The association sought to distinguish NBFCs from housing finance companies (HFCs), whose practice of borrowing short-term funds to originate long-term mortgage loans is believed to be one of the reasons behind the drying up of liquidity in the system and increased risk aversion on the part of banks. The immediate trigger behind the crisis was a series of defaults by entities from the Infrastructure Leasing & Financial Services (IL&FS) group in mid-2018.
Raman Aggarwal, chairman, FIDC, said that in the nine months since IL&FS defaulted, no NBFC has defaulted, even as they had to restrict lending. “As such, the current crisis is more a growth-related issue and not a solvency issue,” he observed.
In its representations to the government and the Reserve Bank of India (RBI), FIDC has asked for all registered NBFCs to be allowed to avail refinancing under the Mudra scheme.

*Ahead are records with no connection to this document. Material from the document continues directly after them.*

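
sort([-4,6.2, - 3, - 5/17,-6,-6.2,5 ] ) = [ - 6.2, - 6,-4, - 3,  -  5/17, 5,6.2] 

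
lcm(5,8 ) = 40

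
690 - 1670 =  - 980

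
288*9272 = 2670336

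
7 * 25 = 175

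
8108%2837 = 2434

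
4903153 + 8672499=13575652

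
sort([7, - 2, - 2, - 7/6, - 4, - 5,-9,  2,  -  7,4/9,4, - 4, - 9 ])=[ - 9, - 9, - 7, - 5,-4, - 4, - 2, - 2, - 7/6, 4/9, 2,4,7]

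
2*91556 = 183112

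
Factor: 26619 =3^1*19^1*467^1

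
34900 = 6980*5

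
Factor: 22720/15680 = 7^( -2)*71^1 = 71/49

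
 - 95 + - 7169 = -7264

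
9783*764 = 7474212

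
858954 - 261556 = 597398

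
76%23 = 7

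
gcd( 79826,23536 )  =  2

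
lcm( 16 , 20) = 80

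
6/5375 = 6/5375 = 0.00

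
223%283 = 223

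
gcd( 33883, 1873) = 1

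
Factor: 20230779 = 3^1*1511^1 * 4463^1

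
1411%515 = 381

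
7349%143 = 56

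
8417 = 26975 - 18558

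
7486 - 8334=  - 848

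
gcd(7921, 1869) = 89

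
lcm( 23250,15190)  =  1139250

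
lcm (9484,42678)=85356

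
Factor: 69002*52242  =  3604802484=2^2*3^1*8707^1*34501^1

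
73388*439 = 32217332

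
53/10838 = 53/10838= 0.00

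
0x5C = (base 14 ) 68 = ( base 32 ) 2s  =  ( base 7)161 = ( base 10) 92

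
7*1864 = 13048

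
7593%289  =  79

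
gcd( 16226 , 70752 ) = 2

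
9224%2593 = 1445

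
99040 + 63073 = 162113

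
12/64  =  3/16 = 0.19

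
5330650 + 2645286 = 7975936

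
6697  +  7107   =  13804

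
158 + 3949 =4107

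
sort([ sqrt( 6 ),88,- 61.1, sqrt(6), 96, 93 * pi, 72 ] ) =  [-61.1, sqrt(6 ),sqrt( 6 ), 72, 88 , 96,93*pi]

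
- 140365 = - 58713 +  - 81652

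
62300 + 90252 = 152552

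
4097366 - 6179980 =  - 2082614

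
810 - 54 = 756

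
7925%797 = 752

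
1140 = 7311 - 6171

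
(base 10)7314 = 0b1110010010010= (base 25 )BHE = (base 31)7it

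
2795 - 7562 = -4767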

They have asked for the external credit rating criteria to be replaced by other stipulated financial parameters, which may be “more realistic and doable”. The cap of 6% on the maximum spreads allowed should be done away with, FIDC said, and systemically important NBFCs should be allowed to act as aggregators by availing refinance from Mudra for on-lending to small- and medium-sized NBFCs.
As a long-term measure to tackle liquidity deficit, the industry has asked for a dedicated refinance window for NBFCs along the lines of the National Housing Bank, which provides refinance to HFCs. An AIF would help channelise the flow of institutional funds to NBFCs, while the on-tap mechanism for raising retail money would offer a cost-effective fund-raising mechanism, FIDC said.